3. Imam Abu Hanifah Zaid bin Ali berpendapat bahwa: wajib membca al-Fatihah pada dua raka’at pertama, sedangkan raka’at terakhir boleh membaca Al-Fatihah boleh juga hanya bertasbih (tasbih seperti di atas), bahkan Abu Hanifah berpendapat boleh diam (tidak membaca apa-apa). Dalil mereka:
Diriwayatkan bahwa ‘Ali bin Abi Thalib  membaca al-Fatihah pada dua raka’at pertama dan bertasbih pada rakaat terakhir.
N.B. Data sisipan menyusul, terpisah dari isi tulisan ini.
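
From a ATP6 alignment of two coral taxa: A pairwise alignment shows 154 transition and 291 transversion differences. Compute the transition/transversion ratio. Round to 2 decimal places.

R = 154/291 = 0.529209… ≈ 0.53 (to 2 d.p.).

0.53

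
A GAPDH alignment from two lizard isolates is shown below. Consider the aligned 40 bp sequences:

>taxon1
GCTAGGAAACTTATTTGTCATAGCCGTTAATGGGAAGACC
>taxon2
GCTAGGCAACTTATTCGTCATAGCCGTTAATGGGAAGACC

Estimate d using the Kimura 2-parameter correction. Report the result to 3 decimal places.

0.052

Of 40 sites, 1 differences are transitions and 1 are transversions, so P = 1/40 = 0.025 and Q = 1/40 = 0.025.
Under the Kimura two-parameter model, d = −½ ln(1 − 2P − Q) − ¼ ln(1 − 2Q).
1 − 2P − Q = 0.925, giving −½ ln(0.925) = 0.038981.
1 − 2Q = 0.95, giving −¼ ln(0.95) = 0.012823.
d = 0.038981 + 0.012823 = 0.051804.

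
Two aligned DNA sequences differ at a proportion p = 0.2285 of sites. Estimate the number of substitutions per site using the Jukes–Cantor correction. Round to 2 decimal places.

0.27

d = −(3/4) ln(1 − 4p/3) = −0.75 ln(1 − 0.304667) = −0.75 ln(0.695333)
  = −0.75 × (-0.363364) = 0.272523 substitutions/site.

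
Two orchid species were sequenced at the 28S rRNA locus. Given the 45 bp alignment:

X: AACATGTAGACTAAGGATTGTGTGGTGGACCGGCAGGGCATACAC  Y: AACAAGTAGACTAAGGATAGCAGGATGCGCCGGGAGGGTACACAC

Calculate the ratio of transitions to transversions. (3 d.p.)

1.200

Transitions are A↔G and C↔T; transversions are all other mismatches.
Transitions: 6. Transversions: 5.
R = 6/5 = 1.200.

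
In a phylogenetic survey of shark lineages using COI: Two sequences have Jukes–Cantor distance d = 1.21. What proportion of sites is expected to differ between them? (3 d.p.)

0.601

p = (3/4)(1 − e^(−4d/3)) = 0.75 × (1 − e^(-1.613333)) = 0.75 × (1 − 0.199222) = 0.600584.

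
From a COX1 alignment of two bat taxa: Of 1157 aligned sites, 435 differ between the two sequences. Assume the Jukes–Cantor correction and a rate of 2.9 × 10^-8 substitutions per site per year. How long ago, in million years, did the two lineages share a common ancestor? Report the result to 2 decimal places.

9.00

p = 435/1157 ≈ 0.375972.
d = −(3/4) ln(1 − 4p/3) = −0.75 ln(1 − 0.501296) = −0.75 ln(0.498704)
  = −0.75 × (-0.695743) = 0.521807 substitutions/site.
Under a molecular clock d = 2μt, so t = d/(2μ) = 0.521807 / (2 × 2.9 × 10^-8) = 9.00 million years.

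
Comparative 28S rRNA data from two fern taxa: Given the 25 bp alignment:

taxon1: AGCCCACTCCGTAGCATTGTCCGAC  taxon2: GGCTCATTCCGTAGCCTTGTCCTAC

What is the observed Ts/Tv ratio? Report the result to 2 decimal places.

1.50

Transitions are A↔G and C↔T; transversions are all other mismatches.
Transitions: 3. Transversions: 2.
R = 3/2 = 1.50.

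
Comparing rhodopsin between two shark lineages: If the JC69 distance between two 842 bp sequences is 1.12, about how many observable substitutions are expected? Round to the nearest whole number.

Invert JC69: p = (3/4)(1 − e^(−4d/3)) = 0.75 × (1 − e^(-1.493333)) = 0.75 × (1 − 0.224623) = 0.581533.
Expected differing sites = pL ≈ 0.581533 × 842 = 489.650786 ≈ 490.

490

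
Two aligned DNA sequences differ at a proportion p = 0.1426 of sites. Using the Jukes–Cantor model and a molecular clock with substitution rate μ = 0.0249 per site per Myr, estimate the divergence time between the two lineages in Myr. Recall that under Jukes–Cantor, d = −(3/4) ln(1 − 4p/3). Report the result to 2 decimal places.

3.18

d = −(3/4) ln(1 − 4p/3) = −0.75 ln(1 − 0.190133) = −0.75 ln(0.809867)
  = −0.75 × (-0.210885) = 0.158164 substitutions/site.
Under a molecular clock d = 2μt, so t = d/(2μ) = 0.158164 / (2 × 0.0249) = 3.18 Myr.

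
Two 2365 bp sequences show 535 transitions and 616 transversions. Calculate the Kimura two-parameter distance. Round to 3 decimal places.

0.808

P = 535/2365 ≈ 0.226216 and Q = 616/2365 ≈ 0.260465.
Under the Kimura two-parameter model, d = −½ ln(1 − 2P − Q) − ¼ ln(1 − 2Q).
1 − 2P − Q = 0.287103, giving −½ ln(0.287103) = 0.623957.
1 − 2Q = 0.47907, giving −¼ ln(0.47907) = 0.183977.
d = 0.623957 + 0.183977 = 0.807934.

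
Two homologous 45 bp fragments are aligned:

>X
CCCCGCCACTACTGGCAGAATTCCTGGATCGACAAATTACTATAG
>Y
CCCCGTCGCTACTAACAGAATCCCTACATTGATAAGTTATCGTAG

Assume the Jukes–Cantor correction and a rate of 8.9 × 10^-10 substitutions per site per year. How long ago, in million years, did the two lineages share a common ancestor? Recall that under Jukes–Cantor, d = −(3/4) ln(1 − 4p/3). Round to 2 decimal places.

204.96

The sequences differ at 13 of 45 sites, so p = 13/45 ≈ 0.288889.
d = −(3/4) ln(1 − 4p/3) = −0.75 ln(1 − 0.385185) = −0.75 ln(0.614815)
  = −0.75 × (-0.486434) = 0.364826 substitutions/site.
Under a molecular clock d = 2μt, so t = d/(2μ) = 0.364826 / (2 × 8.9 × 10^-10) = 204.96 million years.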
Ma’mum Membaca Al-Fatihah di Belakang Imam.
A. Dalam Shalat Jahr

Rasulullah pernah membolehkan para shahabat membaca Al-Fatihah pada saat Beliau membaca ayat-ayat (Al-Fatihah dan surat). Itu terjadi ketika Beliau mengimami para shahabat shalat shubuh, setelah selesai shalat Rasulullah bertanya kepada para shahabat: “Sepertinya kalian membaca (ayat Al-Qur’an) di belakang Imam ketika Imam membaca?” Para shahabat menjawab: “Ya, kami membaca ”. Maka Rasulullah  bersabda:

” فَلَا تَفْعَلُوا إِلَّا أَنْ يَقْرَأَ أَحَدُكُمْ بِفَاتِحَةِ الْكِتَابِ ” (رواه أحمد وأبو داود)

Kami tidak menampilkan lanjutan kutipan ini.